Su acogedor interior de madera, a la tenue luz de sus lámparas, recuerda que allí se han dado cita historias de clientes procedentes de todas partes del mundo. El verde de sus paredes contrasta con el mármol blanco de las barras y mesas en este local que abrió sus puertas en 1890 como mesón y hospedería hasta que, cuatro años más tarde, se dedicó al chocolate. El establecimiento recuerda a los cafés de finales del siglo XIX con sus dos plantas: el salón principal y el piso bajo, al que llaman "el salón de tertulias". Hoy, el local está lleno de fotografías de clientes, visitantes famosos y personajes ilustres que han pasado por allí, como prueba de que, a la hora de tomarse un chocolate con churros, no hay diferencias entre políticos, artistas, músicos o personas anónimas. Pocos pueden resistirse a una de las tradiciones madrileñas mejor conservadas.

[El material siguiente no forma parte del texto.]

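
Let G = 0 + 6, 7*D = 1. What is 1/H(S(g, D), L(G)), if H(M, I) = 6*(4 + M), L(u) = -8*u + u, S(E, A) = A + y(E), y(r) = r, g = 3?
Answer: 7/300 ≈ 0.023333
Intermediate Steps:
D = ⅐ (D = (⅐)*1 = ⅐ ≈ 0.14286)
S(E, A) = A + E
G = 6
L(u) = -7*u
H(M, I) = 24 + 6*M
1/H(S(g, D), L(G)) = 1/(24 + 6*(⅐ + 3)) = 1/(24 + 6*(22/7)) = 1/(24 + 132/7) = 1/(300/7) = 7/300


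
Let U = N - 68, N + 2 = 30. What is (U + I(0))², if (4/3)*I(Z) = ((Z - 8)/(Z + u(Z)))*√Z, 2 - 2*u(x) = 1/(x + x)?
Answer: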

El producto más popular de San Ginés es el chocolate, que se elabora con receta propia y que se puede comprar en paquetes para llevar, algo que en 2014 hicieron 10.000 clientes. Se trata de un chocolate muy espeso y sabroso, ideal para degustar con los otros dos productos de fama del local: los churros y las porras.

Su apertura las 24 horas del día, los 365 días del año, permite que el local esté animado a cualquier hora. Muestra de ello son los cerca de 4.000 churros diarios que producen en una jornada normal. Si se trata del primer chocolate del año, la producción se incrementa de manera notable por la tradición del gran número de personas que se acercan hasta allí.

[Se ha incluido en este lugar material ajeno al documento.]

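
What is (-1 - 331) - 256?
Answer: -588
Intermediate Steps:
(-1 - 331) - 256 = -332 - 256 = -588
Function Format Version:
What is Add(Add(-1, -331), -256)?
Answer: -588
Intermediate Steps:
Add(Add(-1, -331), -256) = Add(-332, -256) = -588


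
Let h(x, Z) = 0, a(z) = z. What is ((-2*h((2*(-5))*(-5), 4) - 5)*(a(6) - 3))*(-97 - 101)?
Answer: 2970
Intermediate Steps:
((-2*h((2*(-5))*(-5), 4) - 5)*(a(6) - 3))*(-97 - 101) = ((-2*0 - 5)*(6 - 3))*(-97 - 101) = ((0 - 5)*3)*(-198) = -5*3*(-198) = -15*(-198) = 2970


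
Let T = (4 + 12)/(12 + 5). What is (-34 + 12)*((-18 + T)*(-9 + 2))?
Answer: -44660/17 ≈ -2627.1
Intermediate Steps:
T = 16/17 ≈ 0.94118
(-34 + 12)*((-18 + T)*(-9 + 2)) = (-34 + 12)*((-18 + 16/17)*(-9 + 2)) = -(-6380)*(-7)/17 = -22*2030/17 = -44660/17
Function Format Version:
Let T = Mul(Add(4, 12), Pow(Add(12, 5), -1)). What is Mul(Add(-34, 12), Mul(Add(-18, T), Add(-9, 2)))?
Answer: Rational(-44660, 17) ≈ -2627.1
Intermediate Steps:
T = Rational(16, 17) (T = Mul(16, Pow(17, -1)) = Mul(16, Rational(1, 17)) = Rational(16, 17) ≈ 0.94118)
Mul(Add(-34, 12), Mul(Add(-18, T), Add(-9, 2))) = Mul(Add(-34, 12), Mul(Add(-18, Rational(16, 17)), Add(-9, 2))) = Mul(-22, Mul(Rational(-290, 17), -7)) = Mul(-22, Rational(2030, 17)) = Rational(-44660, 17)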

Por otro lado, su cercanía a la discoteca Joy Eslava -como se empezó a llamar hace más de 30 años el teatro Eslava- convierte la chocolatería es un punto de encuentro de noctámbulos que deciden tomar un chocolate caliente y una ración de churros cuando la discoteca cierra sus puertas a altas horas de la madrugada. Además, su visita es casi obligada tanto para los turistas nacionales como internacionales, porque después de tantos años, es una tradición y parte indispensable de la cultura gastronómica madrileña, que incorporó el cacao a partir de 1524, cuando Hernán Cortés envió el primer cargamento.

San Ginés es uno de los pocos establecimientos que han elevado los churros y las porras a la categoría de especialidad de la casa. El éxito de su receta (agua, harina y sal), sencilla y sin misterio, es la buena materia prima: una mezcla de harinas, que se cultiva especialmente para ellos, y el aceite de girasol, que se va reponiendo de manera constante, a una temperatura clave (220 grados). Además, los maestros churreros siguen amasando a mano, como se hacía antiguamente, con la pala de madera, hasta conseguir que la masa esté en su punto. Posteriormente se introduce en la dosificadora y, a continuación, en forma de rueda, la colocan en la freidora, donde es girada con la ayuda de unos palillos durante menos de tres minutos. A continuación, con la ayuda de estos palos, se escurre y se corta con tijeras para servir las raciones de churros.

La chocolatería de San Ginés comenzó hace unos años su expansión internacional. En 2010 se inauguró un local en Tokio, en el barrio de Shibuya, donde se adaptan sus productos a los gustos de los habitantes del imperio del sol. Una tradición chocolatera que también ha llegado a Bogotá, en Colombia, combinando sus populares churros con el arequipe o el helado.